All that being said, I still weave stories into our conversations about this couple who worked really hard, saved their money, and now they don't "have" to work anymore, but they still do on things that interest them, like carpentry; and told him about MMMs Hawaii gig - he thought that was pretty cool. And I walk the talk. In the beginning, he would say things like, you can turn the heat up, we can afford it you know. "I know, but it just seems silly when I can easily put on a sweater....now come cuddle and keep me warm" -- I don't make it about the money, I make it about being efficient, smart, not wasteful, seems like the right thing to do, etc.-- this appeals to his DIY/engineer sensibilities.

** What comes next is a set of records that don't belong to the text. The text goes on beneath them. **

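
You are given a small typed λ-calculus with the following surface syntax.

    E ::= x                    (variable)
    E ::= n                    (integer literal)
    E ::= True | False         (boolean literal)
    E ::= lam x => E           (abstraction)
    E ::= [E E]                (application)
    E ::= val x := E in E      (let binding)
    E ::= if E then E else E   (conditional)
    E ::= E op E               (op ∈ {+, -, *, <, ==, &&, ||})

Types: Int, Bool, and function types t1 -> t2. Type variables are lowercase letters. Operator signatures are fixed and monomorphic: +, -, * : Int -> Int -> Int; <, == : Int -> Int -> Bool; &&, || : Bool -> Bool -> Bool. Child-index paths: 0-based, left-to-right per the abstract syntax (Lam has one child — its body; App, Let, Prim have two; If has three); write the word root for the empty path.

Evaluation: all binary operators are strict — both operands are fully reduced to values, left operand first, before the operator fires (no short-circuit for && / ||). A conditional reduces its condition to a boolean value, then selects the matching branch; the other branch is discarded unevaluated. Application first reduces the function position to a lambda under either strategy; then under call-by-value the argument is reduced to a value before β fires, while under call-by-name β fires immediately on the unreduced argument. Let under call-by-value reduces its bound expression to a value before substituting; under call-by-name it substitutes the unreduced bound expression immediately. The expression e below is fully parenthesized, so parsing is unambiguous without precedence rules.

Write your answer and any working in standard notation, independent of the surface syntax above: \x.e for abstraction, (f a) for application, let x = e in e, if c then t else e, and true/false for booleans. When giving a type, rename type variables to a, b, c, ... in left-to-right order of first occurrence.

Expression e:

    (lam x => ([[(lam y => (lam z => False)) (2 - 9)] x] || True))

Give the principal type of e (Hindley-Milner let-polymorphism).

Derivation:
\z._ : c -> Bool
\y._ : b -> c -> Bool
  unify Int ~ Int
  unify Int ~ Int
  unify b -> c -> Bool ~ Int -> d
  unify b ~ Int
  unify c -> Bool ~ d
_ _ : c -> Bool
x : a
  unify c -> Bool ~ a -> e
  unify c ~ a
  unify Bool ~ e
_ _ : Bool
  unify Bool ~ Bool
  unify Bool ~ Bool
\x._ : a -> Bool

Answer: a -> Bool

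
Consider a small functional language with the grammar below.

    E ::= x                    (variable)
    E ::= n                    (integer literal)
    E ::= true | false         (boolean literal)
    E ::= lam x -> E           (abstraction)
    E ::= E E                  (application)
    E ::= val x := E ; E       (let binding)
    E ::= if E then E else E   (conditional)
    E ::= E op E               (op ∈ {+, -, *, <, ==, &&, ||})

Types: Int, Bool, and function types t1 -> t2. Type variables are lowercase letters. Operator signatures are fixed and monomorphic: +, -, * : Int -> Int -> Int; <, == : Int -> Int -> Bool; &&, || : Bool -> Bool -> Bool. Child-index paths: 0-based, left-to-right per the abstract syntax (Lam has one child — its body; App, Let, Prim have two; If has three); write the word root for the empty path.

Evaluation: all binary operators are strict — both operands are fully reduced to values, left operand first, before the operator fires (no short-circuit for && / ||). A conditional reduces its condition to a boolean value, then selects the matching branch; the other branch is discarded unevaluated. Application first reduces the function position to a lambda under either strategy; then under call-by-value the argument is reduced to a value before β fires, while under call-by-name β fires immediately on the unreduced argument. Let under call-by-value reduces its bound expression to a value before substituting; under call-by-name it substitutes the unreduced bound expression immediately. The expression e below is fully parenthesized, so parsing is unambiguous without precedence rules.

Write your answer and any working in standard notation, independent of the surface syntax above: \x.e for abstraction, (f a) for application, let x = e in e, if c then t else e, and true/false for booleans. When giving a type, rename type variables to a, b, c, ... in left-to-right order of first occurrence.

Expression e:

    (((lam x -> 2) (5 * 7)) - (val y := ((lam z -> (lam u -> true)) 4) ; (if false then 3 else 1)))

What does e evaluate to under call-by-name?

Derivation:
step 0: (((\x.2) (5 * 7)) - (let y = ((\z.(\u.true)) 4) in (if false then 3 else 1)))
step 1: [beta@0] (2 - (let y = ((\z.(\u.true)) 4) in (if false then 3 else 1)))
step 2: [let@1] (2 - (if false then 3 else 1))
step 3: [if@1] (2 - 1)
step 4: [delta@root] 1

Answer: 1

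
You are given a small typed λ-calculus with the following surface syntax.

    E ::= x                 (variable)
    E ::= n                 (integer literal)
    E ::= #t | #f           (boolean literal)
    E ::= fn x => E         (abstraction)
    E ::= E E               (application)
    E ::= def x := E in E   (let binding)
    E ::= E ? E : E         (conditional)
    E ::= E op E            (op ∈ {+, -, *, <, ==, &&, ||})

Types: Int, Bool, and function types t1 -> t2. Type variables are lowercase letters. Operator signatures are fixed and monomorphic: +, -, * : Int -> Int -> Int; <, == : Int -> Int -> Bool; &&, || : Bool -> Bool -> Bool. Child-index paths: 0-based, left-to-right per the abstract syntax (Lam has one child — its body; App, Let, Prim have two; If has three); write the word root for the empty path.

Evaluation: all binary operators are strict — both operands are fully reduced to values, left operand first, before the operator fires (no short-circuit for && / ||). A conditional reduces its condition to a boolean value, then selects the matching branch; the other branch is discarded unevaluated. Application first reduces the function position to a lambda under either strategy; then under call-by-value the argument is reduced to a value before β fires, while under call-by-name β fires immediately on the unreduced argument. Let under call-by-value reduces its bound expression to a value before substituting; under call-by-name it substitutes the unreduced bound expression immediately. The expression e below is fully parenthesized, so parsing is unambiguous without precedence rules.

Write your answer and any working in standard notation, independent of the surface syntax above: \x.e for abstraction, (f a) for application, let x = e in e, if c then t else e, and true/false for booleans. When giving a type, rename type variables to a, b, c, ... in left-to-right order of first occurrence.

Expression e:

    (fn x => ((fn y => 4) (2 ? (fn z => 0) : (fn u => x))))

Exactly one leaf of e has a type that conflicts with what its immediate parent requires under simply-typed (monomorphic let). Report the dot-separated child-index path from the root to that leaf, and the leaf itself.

Answer: 0.1.0 : 2

Working:
\y._ : b -> Int
  unify Int ~ Bool
  FAIL: mismatch Int ~ Bool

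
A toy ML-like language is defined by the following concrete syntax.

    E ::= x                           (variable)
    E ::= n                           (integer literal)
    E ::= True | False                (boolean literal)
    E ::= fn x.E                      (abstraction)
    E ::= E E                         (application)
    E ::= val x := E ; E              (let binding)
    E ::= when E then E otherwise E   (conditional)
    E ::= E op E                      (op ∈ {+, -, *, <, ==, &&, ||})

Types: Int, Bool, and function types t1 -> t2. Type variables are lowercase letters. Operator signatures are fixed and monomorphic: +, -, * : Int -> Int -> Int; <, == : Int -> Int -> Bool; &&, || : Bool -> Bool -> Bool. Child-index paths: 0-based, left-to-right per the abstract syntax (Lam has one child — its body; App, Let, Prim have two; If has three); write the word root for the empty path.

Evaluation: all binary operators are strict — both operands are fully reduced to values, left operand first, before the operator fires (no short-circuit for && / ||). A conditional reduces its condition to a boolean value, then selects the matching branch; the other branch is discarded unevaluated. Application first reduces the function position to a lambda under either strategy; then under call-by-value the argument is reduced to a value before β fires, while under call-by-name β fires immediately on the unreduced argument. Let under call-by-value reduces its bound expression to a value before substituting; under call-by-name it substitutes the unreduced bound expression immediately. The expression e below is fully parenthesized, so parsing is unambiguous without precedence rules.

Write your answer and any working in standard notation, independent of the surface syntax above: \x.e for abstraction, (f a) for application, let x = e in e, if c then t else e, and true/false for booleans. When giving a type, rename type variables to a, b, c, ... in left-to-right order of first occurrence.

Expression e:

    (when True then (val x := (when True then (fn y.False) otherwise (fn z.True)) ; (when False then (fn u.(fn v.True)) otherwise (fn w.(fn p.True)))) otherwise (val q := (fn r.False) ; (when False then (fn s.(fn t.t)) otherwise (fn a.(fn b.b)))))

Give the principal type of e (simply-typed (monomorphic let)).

Trace:
  unify Bool ~ Bool
  unify Bool ~ Bool
\y._ : a -> Bool
\z._ : b -> Bool
  unify a -> Bool ~ b -> Bool
  unify a ~ b
  unify Bool ~ Bool
let x : b -> Bool
  unify Bool ~ Bool
\v._ : d -> Bool
\u._ : c -> d -> Bool
\p._ : f -> Bool
\w._ : e -> f -> Bool
  unify c -> d -> Bool ~ e -> f -> Bool
  unify c ~ e
  unify d -> Bool ~ f -> Bool
  unify d ~ f
  unify Bool ~ Bool
\r._ : g -> Bool
let q : g -> Bool
  unify Bool ~ Bool
t : i
\t._ : i -> i
\s._ : h -> i -> i
b : k
\b._ : k -> k
\a._ : j -> k -> k
  unify h -> i -> i ~ j -> k -> k
  unify h ~ j
  unify i -> i ~ k -> k
  unify i ~ k
  unify k ~ k
  unify e -> f -> Bool ~ j -> k -> k
  unify e ~ j
  unify f -> Bool ~ k -> k
  unify f ~ k
  unify Bool ~ k

Answer: a -> Bool -> Bool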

Think about what communication style appeals to your husband and "talk his language".
What I have noticed over the past 2+ years since I've been reading MMM, is that my hubby has definitely changed his mindset on consumerism, so I feel I have made a big win in that regard. I take opportunities to point out things that are silly, wasteful, etc., and to show him our wall chart on where we are with our savings, etc. It has all helped change his thinking and his actions. He will never be "all in", but at least he doesn't sabbotage my efforts and understands and supports the goal I'm trying to reach.